Yes, this is the right way to do this but there is a small mistake in your code. Let me break this down for you.

When you use the StandardScaler as a step inside a Pipeline then scikit-learn will internally do the job for you.


What happens can be described as follows:

  • Step 0: The data are split into TRAINING data and TEST data according to the cv parameter that you specified in the GridSearchCV.
  • Step 1: the scaler is fitted on the TRAINING data
  • Step 2: the scaler transforms TRAINING data
  • Step 3: the models are fitted/trained using the transformed TRAINING data
  • Step 4: the scaler is used to transform the TEST data
  • Step 5: the trained models predict using the transformed TEST data

Note: You should be using grid.fit(X, y) and NOT grid.fit(X_train, y_train) because the GridSearchCV will automatically split the data into training and testing data (this happen internally).


Use something like this:

from sklearn.pipeline import Pipeline
from sklearn.svm import SVC
from sklearn.preprocessing import StandardScaler
from sklearn.model_selection import GridSearchCV
from sklearn.decomposition import PCA

pipe = Pipeline([
        ('scale', StandardScaler()),
        ('reduce_dims', PCA(n_components=4)),
        ('clf', SVC(kernel = 'linear', C = 1))])

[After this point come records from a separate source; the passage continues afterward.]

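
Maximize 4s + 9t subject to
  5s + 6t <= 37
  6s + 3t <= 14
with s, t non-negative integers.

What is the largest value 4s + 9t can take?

36

Relaxing integrality, the LP optimum is 42.00 at (s,t) = (0, 4.67), which is not an integer point.
(s,t)=(0,4): 5·0+6·4=24≤37, 6·0+3·4=12≤14, objective 36.
(s,t)=(0,3): 5·0+6·3=18≤37, 6·0+3·3=9≤14, objective 27.
Maximum is 36 at (s,t)=(0,4).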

param_grid = dict(reduce_dims__n_components=[4,6,8],
                  clf__C=np.logspace(-4, 1, 6),
                  clf__kernel=['rbf','linear'])

grid = GridSearchCV(pipe, param_grid=param_grid, cv=3, n_jobs=1, verbose=2, scoring= 'accuracy')
grid.fit(X, y)
print(grid.best_score_)
print(grid.cv_results_)

Once you run this code (when you call grid.fit(X, y)), you can access the outcome of the grid search in the result object returned from grid.fit(). The best_score_ member provides access to the best score observed during the optimization procedure and the best_params_ describes the combination of parameters that achieved the best results.


IMPORTANT EDIT 1: if you want to keep a validation dataset of the original dataset use this:

X_for_gridsearch, X_future_validation, y_for_gridsearch, y_future_validation 
    = train_test_split(X, y, test_size=0.15, random_state=1)

Then use:

grid = GridSearchCV(pipe, param_grid=param_grid, cv=3, n_jobs=1, verbose=2, scoring= 'accuracy')
grid.fit(X_for_gridsearch, y_for_gridsearch)